AMD’s share price jumps above Intel’s for first time since 2006

While it’s turning out to be a good year for AMD, the same can’t be said for Intel. For the first time since 2006, team red’s share price has climbed higher than Chipzilla’s, and the gap has grown even wider in after-hours trading following Intel’s admission that 7nm production will be delayed by at least six months.
In its second-quarter earnings report yesterday, Intel revealed that revenue is up 20 percent, but complications mean 7nm-based CPU production is backed up and 12 months behind schedule, meaning a delay of at least six months.

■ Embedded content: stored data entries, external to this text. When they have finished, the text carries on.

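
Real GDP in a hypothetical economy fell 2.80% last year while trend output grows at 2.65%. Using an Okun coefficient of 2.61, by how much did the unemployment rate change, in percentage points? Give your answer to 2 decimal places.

Growth-rate Okun's law: g_Y = g_Y* - β × Δu, so Δu = (g_Y* - g_Y)/β.
Δu = (2.65 + 2.8)/2.61 = 5.45/2.61 = 2.09 percentage points.

2.09 percentage points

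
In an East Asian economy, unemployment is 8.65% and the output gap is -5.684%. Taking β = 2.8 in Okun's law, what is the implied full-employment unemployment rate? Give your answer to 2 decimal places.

From Okun's law, u - u* = -(output gap)/β = -(-5.684)/2.8 = 2.03 points.
So u* = 8.65 - 2.03 = 6.62%.

6.62%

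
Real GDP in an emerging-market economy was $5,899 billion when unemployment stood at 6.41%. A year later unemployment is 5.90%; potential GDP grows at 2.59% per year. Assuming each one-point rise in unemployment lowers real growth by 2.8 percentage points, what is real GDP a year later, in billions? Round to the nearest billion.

Δu = 5.9 - 6.41 = -0.51 points.
Okun's law (growth form): g_Y = g_Y* - β × Δu = 2.59 - 2.8 × (-0.51) = 2.59 + 1.428 = 4.018%.
Real GDP in the next year = 5899 × (1 + 4.018/100) = 5899 × 1.04018 ≈ 6136 billion.

$6,136 billion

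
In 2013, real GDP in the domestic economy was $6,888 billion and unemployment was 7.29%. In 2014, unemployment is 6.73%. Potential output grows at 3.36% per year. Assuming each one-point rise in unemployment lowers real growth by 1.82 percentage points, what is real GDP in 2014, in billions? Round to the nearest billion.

$7,190 billion

Δu = 6.73 - 7.29 = -0.56 points.
Okun's law (growth form): g_Y = g_Y* - β × Δu = 3.36 - 1.82 × (-0.56) = 3.36 + 1.0192 = 4.3792%.
Real GDP in the next year = 6888 × (1 + 4.3792/100) = 6888 × 1.043792 ≈ 7190 billion.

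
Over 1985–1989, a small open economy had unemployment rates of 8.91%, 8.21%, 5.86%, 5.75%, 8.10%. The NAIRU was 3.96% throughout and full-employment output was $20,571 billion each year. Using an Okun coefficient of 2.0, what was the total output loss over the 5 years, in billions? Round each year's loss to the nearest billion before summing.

Year 1985: gap = -2.0 × (8.91 - 3.96) = -9.9%, loss ≈ 20571 × 9.9/100 ≈ 2037.
Year 1986: gap = -2.0 × (8.21 - 3.96) = -8.5%, loss ≈ 20571 × 8.5/100 ≈ 1749.
Year 1987: gap = -2.0 × (5.86 - 3.96) = -3.8%, loss ≈ 20571 × 3.8/100 ≈ 782.
Year 1988: gap = -2.0 × (5.75 - 3.96) = -3.58%, loss ≈ 20571 × 3.58/100 ≈ 736.
Year 1989: gap = -2.0 × (8.1 - 3.96) = -8.28%, loss ≈ 20571 × 8.28/100 ≈ 1703.
Total lost output = 2037 + 1749 + 782 + 736 + 1703 = 7007 billion.

$7,007 billion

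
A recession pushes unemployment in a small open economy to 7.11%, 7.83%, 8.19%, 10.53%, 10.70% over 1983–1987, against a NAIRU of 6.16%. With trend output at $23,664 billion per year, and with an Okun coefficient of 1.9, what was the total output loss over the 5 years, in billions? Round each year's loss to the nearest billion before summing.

Year 1983: gap = -1.9 × (7.11 - 6.16) = -1.805%, loss ≈ 23664 × 1.805/100 ≈ 427.
Year 1984: gap = -1.9 × (7.83 - 6.16) = -3.173%, loss ≈ 23664 × 3.173/100 ≈ 751.
Year 1985: gap = -1.9 × (8.19 - 6.16) = -3.857%, loss ≈ 23664 × 3.857/100 ≈ 913.
Year 1986: gap = -1.9 × (10.53 - 6.16) = -8.303%, loss ≈ 23664 × 8.303/100 ≈ 1965.
Year 1987: gap = -1.9 × (10.7 - 6.16) = -8.626%, loss ≈ 23664 × 8.626/100 ≈ 2041.
Total lost output = 427 + 751 + 913 + 1965 + 2041 = 6097 billion.

$6,097 billion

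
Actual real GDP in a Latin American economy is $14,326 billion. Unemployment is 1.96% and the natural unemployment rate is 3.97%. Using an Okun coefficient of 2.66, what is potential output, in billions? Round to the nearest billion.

Unemployment gap = 1.96 - 3.97 = -2.01 points, so output gap = -2.66 × (-2.01) = 5.3466%.
Since Y = Y* × (1 + gap/100), Y* = 14326/1.053466 ≈ 13599 billion.

$13,599 billion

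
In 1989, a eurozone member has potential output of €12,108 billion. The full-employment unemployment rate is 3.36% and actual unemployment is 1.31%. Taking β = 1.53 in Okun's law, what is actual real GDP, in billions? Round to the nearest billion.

€12,488 billion

Unemployment gap = 1.31 - 3.36 = -2.05 points, so the output gap is -1.53 × (-2.05) = 3.1365%.
Actual GDP = 12108 × (1 + 3.1365/100) = 12108 × 1.031365 ≈ 12488 billion.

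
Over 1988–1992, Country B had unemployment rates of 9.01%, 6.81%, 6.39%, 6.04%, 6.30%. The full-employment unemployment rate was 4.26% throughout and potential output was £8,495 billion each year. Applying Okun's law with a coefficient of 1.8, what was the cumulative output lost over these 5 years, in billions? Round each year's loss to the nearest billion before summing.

Year 1988: gap = -1.8 × (9.01 - 4.26) = -8.55%, loss ≈ 8495 × 8.55/100 ≈ 726.
Year 1989: gap = -1.8 × (6.81 - 4.26) = -4.59%, loss ≈ 8495 × 4.59/100 ≈ 390.
Year 1990: gap = -1.8 × (6.39 - 4.26) = -3.834%, loss ≈ 8495 × 3.834/100 ≈ 326.
Year 1991: gap = -1.8 × (6.04 - 4.26) = -3.204%, loss ≈ 8495 × 3.204/100 ≈ 272.
Year 1992: gap = -1.8 × (6.3 - 4.26) = -3.672%, loss ≈ 8495 × 3.672/100 ≈ 312.
Total lost output = 726 + 390 + 326 + 272 + 312 = 2026 billion.

£2,026 billion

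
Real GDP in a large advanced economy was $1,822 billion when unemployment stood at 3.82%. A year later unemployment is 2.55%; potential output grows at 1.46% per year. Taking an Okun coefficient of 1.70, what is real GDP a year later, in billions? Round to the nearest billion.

Δu = 2.55 - 3.82 = -1.27 points.
Okun's law (growth form): g_Y = g_Y* - β × Δu = 1.46 - 1.70 × (-1.27) = 1.46 + 2.159 = 3.619%.
Real GDP in the next year = 1822 × (1 + 3.619/100) = 1822 × 1.03619 ≈ 1888 billion.

$1,888 billion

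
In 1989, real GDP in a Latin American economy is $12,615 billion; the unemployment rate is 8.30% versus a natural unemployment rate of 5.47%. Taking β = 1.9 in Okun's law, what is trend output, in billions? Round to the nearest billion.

$13,332 billion

Unemployment gap = 8.3 - 5.47 = 2.83 points, so output gap = -1.9 × 2.83 = -5.377%.
Since Y = Y* × (1 + gap/100), Y* = 12615/0.94623 ≈ 13332 billion.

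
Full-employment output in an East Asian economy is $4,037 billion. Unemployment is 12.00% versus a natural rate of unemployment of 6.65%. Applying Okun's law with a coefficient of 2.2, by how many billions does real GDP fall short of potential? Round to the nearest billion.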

AMD, of course, has been on 7nm since the release of its Zen 2 architecture in July last year. With news that Intel will take even longer to catch up with its processor rival, the company’s shares sank in after-hours trading, while AMD’s soared. Lisa Su’s firm already saw its share price briefly surpass Intel’s hours before the earnings report—something that hasn’t happened since 2006. Currently, Intel stands at $54, while AMD is at $64.32.

AMD is still far behind Intel when it comes to market cap, calculated by multiplying the share price by the total number of outstanding shares. The former is at just under $70 billion, while the latter is $255 billion. Nvidia, which for a short time was valued higher than Intel, is at $249 billion.

While the pandemic has brought economic doom and gloom for many, big tech firms have benefitted thanks to demand from datacenters, gamers, and online shoppers. With AMD confirming the arrival of consumer Zen 3 this year, and Nvidia’s RTX 3000-series on the way (and it’s possible acquisition of Arm), expect the companies’ stock to rise even higher.